Badger cull must be over large area to be effective

Badger culls across areas less than 300km2 would be ineffective and almost certainly make matters worse, the government’s chief adviser on bovine TB has warned.


“The science says cull over large areas, very systematically and for a long period of time,” said John Bourne, chairman of the Independent Scientific Group.


The admission came after the ISG felt obliged to send a letter to stakeholders regarding the government consultation (News, 16 December).


According to the ISG two of the three badger culling options outlined in the government consultation “would seriously worsen the [TB] situation… and that the consultation paper fails to make this clear”.


“There are no scientific data to support suggestions in the consultation paper that targeted culling with co-ordinated farming groups would reduce the risk of perturbation, or that culling efficiency would decrease the edge effect in non-culled adjoining areas.”

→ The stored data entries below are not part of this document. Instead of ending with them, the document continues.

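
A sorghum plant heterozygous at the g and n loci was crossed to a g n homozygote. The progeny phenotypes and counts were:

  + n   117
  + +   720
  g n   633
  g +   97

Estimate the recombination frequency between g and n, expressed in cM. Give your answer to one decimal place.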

It also dismisses as “without foundation” the claim in the consultation that differences in the edge effect [where the incidence of TB breakdowns rises in herds on the periphery of a culling zone] may be due to differences in cattle management techniques.


Instead, the ISG supports a “general” cull on the basis of supporting scientific data.


“Systematic and prolonged culling extending to areas of 300km2 or more could be expected to have an overall positive impact on cattle herd breakdown rates, if adequately resourced and co-ordinated to ensure high coverage, though the benefits may not exceed the costs,” says the ISG’s letter.


According to Prof Bourne, culling zones of 100km2 would deliver zero benefit while zones of 300km2 could yield up to a 25% reduction in the incidence of TB among cattle.


With badgers responsible for up to 50% of transmission, this “goes a long way to getting the cattle problem under control”, he said.


Robert Forster, chief executive of the National Beef Association, added his support to the ISG’s comments.


“The letter is conclusive in demonstrating the size of the task we face.


Large culling areas of 300km2 or more are exactly what it will take to stop the 18% year-on-year increase in the disease and nobody should be so naive as to believe anything less will succeed.”


But David Williams, chair of the Badger Trust, seized on the letter as a chance to rubbish claims that a badger cull would reduce the incidence of TB.


“This extraordinary letter blows a massive hole in DEFRA’s claims to be basing its policies on sound science.


It is increasingly clear that the so-called “consultation” over badger culling is simply a smokescreen for DEFRA’s vets, who are obsessed with killing wildlife and have already decided to exterminate tens of thousands of badgers.


“Killing badgers on the scale required is clearly uneconomic and logistically impossible.


DEFRA should abandon this fatally flawed consultation and get on with addressing the real problem of cattle-to-cattle transmission of tuberculosis.”